April 14, 2020
How Work Will Change in ‘New Normal’
by Doug Turk
In the post-COVID world, organizations will need to prepare for pandemics and be able to react almost instantly once an infection appears.
The last several months have shown the fragile and connected nature of our global economy. If four months ago you would have told someone that we would be in a situation with record global unemployment, historic government economic stimulus, people sheltering in place, all occurring in less than six weeks, you would have been met with disbelief and disdain. Our bitter reality, however, is that the changes that we have experienced in the last 60 days will continue and will accelerate the impact and consequences for the future.
In many ways, we have been contemplating our current situation for years, as evidenced by the numerous models, books and films that have all described a “post-apocalyptic” world that fundamentally changes society. The previous contemplations were like an amusement park roller coaster experience, fun to momentarily experience the fear and uncertainty, but then easy to return to solid ground when the ride was over. The primary issue is that the entire world is now on the roller coaster and desperately wants to get off but has to wait for the ride to end.
Several authors who focused on historical crises and their long-term impact see common patterns. The crises create fundamental shifts in society, business and culture. The Covid-19 situation will inevitably lead to some of the greatest changes we have seen in the last 100 years.
See also: 10 Moments of Truth From COVID-19
One of the primary factors underlying our future “new normal” is the steady march to more detailed and prevalent public information about people and their physical state. We have been moving down this path for many years through the ubiquitous sharing of data in both social and business settings. Facebook, Twitter, Instagram and a slew of other software is primarily designed to be a data sharing platform. The virtual sharing of data is done literally by everyone, regardless of age, gender, race or socioeconomic status. In our post-pandemic world, data that describes our health and physical state will become more valuable than currency.
Narrowing this data focus on the worker, the new normal will be greatly different than what we left behind just 90 days ago. First, and most importantly, worker health and safety will be monitored and evaluated more than ever from a strategic, operational and financial perspective.
Strategically, companies will need to rethink worker roles, locations, supply chain and output models. The work from home shift for a majority of historically white collar industries occurred in a matter of hours. Our networking infrastructure, software and excess home working space were quickly converted into a new working model. Moving forward, this more fluid work model will continue with an inevitable reduction in physical office space and the ability to work within different environments. Company campuses will become virtual; physical location will be secondary; interaction will be through a digital camera and microphone. The consequences of this shift are still developing and will change the office working model.

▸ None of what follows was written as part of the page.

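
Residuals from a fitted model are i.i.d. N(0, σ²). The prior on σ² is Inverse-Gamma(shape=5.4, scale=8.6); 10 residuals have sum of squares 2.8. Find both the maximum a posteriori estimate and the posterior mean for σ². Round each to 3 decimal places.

MAP: 0.877. Posterior mean: 1.064.

Posterior: Inverse-Gamma(shape = 5.4+10/2 = 10.4, scale = 8.6+2.8/2 = 10.0).
Mode = β/(α+1) = 10.0/11.4 = 0.877.
Mean = β/(α−1) = 10.0/9.4 = 1.064.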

For those blue collar workers where the worker’s body is the means of production, there will also be fundamental shifts. Tracking of worker-specific data and location will become commonplace. Prior to the “new normal,” we saw regulation and case law about the use of biometric data and limitations based on privacy concerns. The new normal, however, will require that people expose specific biometric data (temperature, antibodies) to ensure that workers are not creating or accepting undue risk. Access to locations will be based on a physical and biometric review of workers and will inevitably extend to clients, customers, vendors and any others within company locations. A driver’s license and other forms of ID will now include your health card and current physical state.
On the foundation of this additional information, the speed of risk identification will become a primary metric, and the ability to respond will become a determination of operational and management efficacy. The experience with cyber-attacks provide a good parallel. An organizational leader’s responsibility is to take reasonable and rapid efforts to protect the organization and its assets from cyberattacks. We have seen large D&O cases brought for the failure to meet these reasonable standards. A similar effect will occur with infectious diseases, related to how to mitigate and avoid the risk across an organization. The organization’s need for identification and response will be measured in minutes.
In 12 months, the only accurate statement is that the world will be a much different place than today. The “new normal” will include the use of people’s personal health and biometric scanning. Temperature scanners will be implemented for access to locations including work, school and entertainment. Our personal data tracking and sharing will take on greater importance, to show the employers, public entities, schools and others our current state of health and ability to safely interact with others.
See also: How to Win in the New Normal
Technology and data are, and will continue to be, the primary driver of this awareness for our health and safety. As more people are willing or required to share data for the collective safety in the connected world, our privacy standards will evolve.
The direction is clear. Data creates insight, insight creates action and action avoids risk.